In an announcement Tuesday (Aug. 2), Shayne Ramsey said a series of disturbing incidents against unhoused individuals and threats of violence against himself in recent months have convinced him it’s time to step aside.
“I no longer have confidence I can solve the complex problems facing us at BC Housing,” he said in a statement.
The 61-year-old said the job has always been a difficult one, but that a number of incidents since May have really stuck with him.
There was the fatal stabbing in Crab Park Ramsey witnessed while walking his dog on a Saturday-morning in May, the Langley shooting that is believed to have targeted a number of people experiencing homelessness in late-July, and the woman who was intentionally lit on fire in the Downtown Eastside last week. Then last Tuesday (July 26), Ramsey said he was personally swarmed and threatened with physical violence by opponents while speaking with media about a housing public hearing.
“This time it was angry words and a fist, next time it could be worse,” Ramsey said in his retirement announcement.
“These incidents are not isolated, nor are they the only incidents that have caused me to lay awake at night. From the Interior to the West Side, doubtless small but vocal groups of people are increasingly angry and increasingly volatile.
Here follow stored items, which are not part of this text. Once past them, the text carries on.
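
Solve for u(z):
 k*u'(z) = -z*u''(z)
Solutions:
 u(z) = C1 + z^(1 - re(k))*(C2*sin(log(z)*Abs(im(k))) + C3*cos(log(z)*im(k)))


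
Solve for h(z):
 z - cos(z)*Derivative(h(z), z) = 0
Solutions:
 h(z) = C1 + Integral(z/cos(z), z)


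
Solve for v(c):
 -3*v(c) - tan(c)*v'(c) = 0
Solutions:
 v(c) = C1/sin(c)^3


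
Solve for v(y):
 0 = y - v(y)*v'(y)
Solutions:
 v(y) = -sqrt(C1 + y^2)
 v(y) = sqrt(C1 + y^2)


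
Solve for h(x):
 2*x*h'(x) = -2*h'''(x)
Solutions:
 h(x) = C1 + Integral(C2*airyai(-x) + C3*airybi(-x), x)


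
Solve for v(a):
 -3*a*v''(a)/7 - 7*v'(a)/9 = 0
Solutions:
 v(a) = C1 + C2/a^(22/27)


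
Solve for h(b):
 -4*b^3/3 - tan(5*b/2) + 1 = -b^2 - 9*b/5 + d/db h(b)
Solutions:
 h(b) = C1 - b^4/3 + b^3/3 + 9*b^2/10 + b + 2*log(cos(5*b/2))/5


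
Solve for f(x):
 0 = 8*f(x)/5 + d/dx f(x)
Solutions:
 f(x) = C1*exp(-8*x/5)


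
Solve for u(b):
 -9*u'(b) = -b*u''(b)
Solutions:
 u(b) = C1 + C2*b^10


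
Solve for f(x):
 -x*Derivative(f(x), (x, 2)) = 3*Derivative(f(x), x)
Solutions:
 f(x) = C1 + C2/x^2


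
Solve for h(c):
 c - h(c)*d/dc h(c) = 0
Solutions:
 h(c) = -sqrt(C1 + c^2)
 h(c) = sqrt(C1 + c^2)


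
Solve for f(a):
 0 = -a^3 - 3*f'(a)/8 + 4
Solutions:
 f(a) = C1 - 2*a^4/3 + 32*a/3


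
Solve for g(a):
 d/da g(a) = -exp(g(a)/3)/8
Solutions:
 g(a) = 3*log(1/(C1 + a)) + 3*log(24)


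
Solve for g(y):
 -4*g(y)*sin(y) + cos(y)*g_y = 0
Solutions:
 g(y) = C1/cos(y)^4


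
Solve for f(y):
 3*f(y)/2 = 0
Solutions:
 f(y) = 0


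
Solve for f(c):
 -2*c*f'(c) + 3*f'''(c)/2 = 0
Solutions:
 f(c) = C1 + Integral(C2*airyai(6^(2/3)*c/3) + C3*airybi(6^(2/3)*c/3), c)


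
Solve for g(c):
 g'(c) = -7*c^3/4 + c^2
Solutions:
 g(c) = C1 - 7*c^4/16 + c^3/3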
While one community faces the almost certain prospect of poverty, poor health, violence and pre-mature death, others are now unwilling to provide a welcoming space, a space that could save lives.”
Ramsey said the final straw was when Vancouver police officers shot a man on East Hastings Street on Saturday (July 30) after he allegedly assaulted one of them.
“It is time for someone else to step into the leadership role at BC Housing,” Ramsey said.
He added he wants to devote more time to his kids and grandkids and to tackling “problems I still feel I can solve.”
His announcement comes just short of a month after the province fired the board of the housing agency, following an external review of it released in May. Conducted by Ernst and Young, the review included 44 recommendations and pointed out issues with unclear roles and responsibilities, underfunded technology and, in some cases, poor documentation.
Ramsey has been BC Housing’s CEO for 26 year. His final day will be Sept. 6.
In a statement, the Ministry of Housing said the BC Housing board will start work immediately to find Ramsey’s replacement.